Fatima bt. al-Husayn b. Ali b. Abi Talib (en arabe :فاطمة بنت الحسين بن علي بن ابي طالب) est la fille aînée de l’Imam al-Husayn (a). Elle participa à l'événement de Karbala et fut captivée. Elle fit un discours à Koufa et blâma les gens de cette ville.

D’après un hadith attribué à l’Imam al-Bâqir (a), avant son martyre, l’Imam al-Husayn (a) confia tous les dépôts de l’Imamat et son testament à Fatima et après la tragédie de Karbala, elle les a donnés à l’Imam as-Sajjâd (a). Fatima a rapporté des hadiths de son père, l’Imam al-Husayn (a) et de son frère, l’Imam as-Sajjâd (a).[1]

Famille

Le père de Fatima fut l’Imam al-Husayn (a) et sa mère fut Umm Is’hâq bt. Talhat b. ‘Ubayd Allah.[2]

Naissance

La date de la naissance de Fatima est inconnue. Mais du fait que sa mère fut d’abord l’épouse de l’Imam al-Hasan al-Mujtaba (a), puis - après le martyre (49 H ou 50 H) de l'Imam al-Hasan (a) - elle se maria avec l’Imam al-Husayn (a), il est fort possible qu’elle soit née en l’an 51 de l’Hégire.[3]

Apparence

Il est rapporté qu’elle ressemblait à sa grande-mère, Fatima az-Zahra (a), la fille du Prophète (s).[4]

Mariage

Avant la tragédie de Karbala, Fatima se maria avec son cousin, al-Hasan al-Muthannâ, le fils de l’Imam al-Hasan al-Mujtaba (a).[5]

Selon un rapport, après le décès de son mari, Fatima bt. al-Husayn (a) se maria avec Abd Allah b. ‘Amr b. Uthman b. Affan.[6]

Après la mort de son deuxième mari, Abd Allah, l’émir de Médine, Abd ar-Rahmân b. Dahhâk la demanda en mariage, mais elle n’accepta pas.[7]

Enfants

Fatima bt. al-Husayn (a) eut quatre enfants de Hasan al-Muthannâ :

  • Abd Allah
  • Ibrâhîm
  • Hasan
  • Zaynab[8]

et trois enfants de son deuxième mari, Abd Allah b. ‘Amr b. Othman :

  • Muhammad Dîbâj
  • Qâsim
  • Ruqayya[9]

La majorité de ses enfants furent assassinés ou emprisonnés au cours des combats contre les Abbassides.[10]

A Karbala

Articles connexes : Evénement de Karbala, Karbala et Achoura.

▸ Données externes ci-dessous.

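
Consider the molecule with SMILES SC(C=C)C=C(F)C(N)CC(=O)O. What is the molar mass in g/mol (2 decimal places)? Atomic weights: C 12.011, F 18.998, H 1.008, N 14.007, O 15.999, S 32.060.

First, the molecular formula is C8H12FNO2S (counting implicit H from valence).
  C: 8 × 12.011 = 96.088
  F: 1 × 18.998 = 18.998
  H: 12 × 1.008 = 12.096
  N: 1 × 14.007 = 14.007
  O: 2 × 15.999 = 31.998
  S: 1 × 32.060 = 32.060
Sum: 8×12.011 + 1×18.998 + 12×1.008 + 1×14.007 + 2×15.999 + 1×32.060 = 205.247 → 205.25 g/mol.

205.25 g/mol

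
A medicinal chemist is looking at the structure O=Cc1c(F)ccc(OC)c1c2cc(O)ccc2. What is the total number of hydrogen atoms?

Walk through each heavy atom and fill implicit hydrogens from standard valence (C 4, N 3, O 2, S 2, halogen 1); for lowercase aromatic atoms, an aromatic c carries 1 H when it has two neighbours and 0 H with three, and aromatic n carries 0 H:
  atom 1: O, bond orders sum to 2 (valence 2) → 0 H
  atom 2: C, bond orders sum to 3 (valence 4) → 1 H
  atom 3: aromatic c, 3 neighbours → 0 H
  atom 4: aromatic c, 3 neighbours → 0 H
  atom 5: F (halogen, monovalent) → 0 H
  atom 6: aromatic c, 2 neighbours → 1 H
  atom 7: aromatic c, 2 neighbours → 1 H
  atom 8: aromatic c, 3 neighbours → 0 H
  atom 9: O, bond orders sum to 2 (valence 2) → 0 H
  atom 10: C, bond orders sum to 1 (valence 4) → 3 H
  atom 11: aromatic c, 3 neighbours → 0 H
  atom 12: aromatic c, 3 neighbours → 0 H
  atom 13: aromatic c, 2 neighbours → 1 H
  atom 14: aromatic c, 3 neighbours → 0 H
  atom 15: O, bond orders sum to 1 (valence 2) → 1 H
  atom 16: aromatic c, 2 neighbours → 1 H
  atom 17: aromatic c, 2 neighbours → 1 H
  atom 18: aromatic c, 2 neighbours → 1 H
Total hydrogens: 11.

11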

Au cours de la tragédie de Karbala, Fatima et son mari, al-Hasan al-Muthannâ y furent présents. [11]

Au jour d’Achoura, son mari, al-Hasan al-Muthannâ combattit au côté de l’Imam al-Husayn (a), fut fort blessé puis captivé. Son oncle maternel, Asmâ’ b. Khârijat al-Fazârî le sauva. On le soigna à Koufa et après être guéri, il revint à Médine.[12] Mais Fatima, accompagnée des autres membres de la famille de l’Imam al-Husayn (a), fut emmenée de Koufa à Châm.[13]

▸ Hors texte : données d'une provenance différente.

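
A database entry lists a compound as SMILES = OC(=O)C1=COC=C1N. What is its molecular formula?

Walk through each heavy atom and fill implicit hydrogens from standard valence (C 4, N 3, O 2, S 2, halogen 1):
  atom 1: O, bond orders sum to 1 (valence 2) → 1 H
  atom 2: C, bond orders sum to 4 (valence 4) → 0 H
  atom 3: O, bond orders sum to 2 (valence 2) → 0 H
  atom 4: C, bond orders sum to 4 (valence 4) → 0 H
  atom 5: C, bond orders sum to 3 (valence 4) → 1 H
  atom 6: O, bond orders sum to 2 (valence 2) → 0 H
  atom 7: C, bond orders sum to 3 (valence 4) → 1 H
  atom 8: C, bond orders sum to 4 (valence 4) → 0 H
  atom 9: N, bond orders sum to 1 (valence 3) → 2 H
Totals → C:5, H:5, N:1, O:3.
In Hill order: C5H5NO3.

C5H5NO3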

Fatima rapporta ce que la famille de l’Imam al-Husayn (a) subit lorsqu’on l'a captivée, ainsi que l’attaque des ennemis contre leurs tentes au jour d’Achoura.[14] A Châm et dans l’assemblée de Yazid b. Muawiya, Fatima bt. al-Husayn discuta avec lui.[15]

Statut

Dépôts de l’Imamat

D’après un hadith de l’Imam al-Bâqir (a), avant son martyre, l’Imam al-Husayn (a) confia tous les dépôts de l’Imamat et son testament à Fatima et après la tragédie de Karbala, elle les donna à l’Imam as-Sajjâd (a).[16]

Narration des hadiths

Fatima bt. al-Husayn (a) fut une des narratrices de hadith. Elle a rapporté des hadiths de son père, l’Imam al-Husayn (a), de son frère, l’Imam as-Sajjâd (a), d’Abd Allah b. Abbas et d’Asmâ’ bt. ‘Umays.[17]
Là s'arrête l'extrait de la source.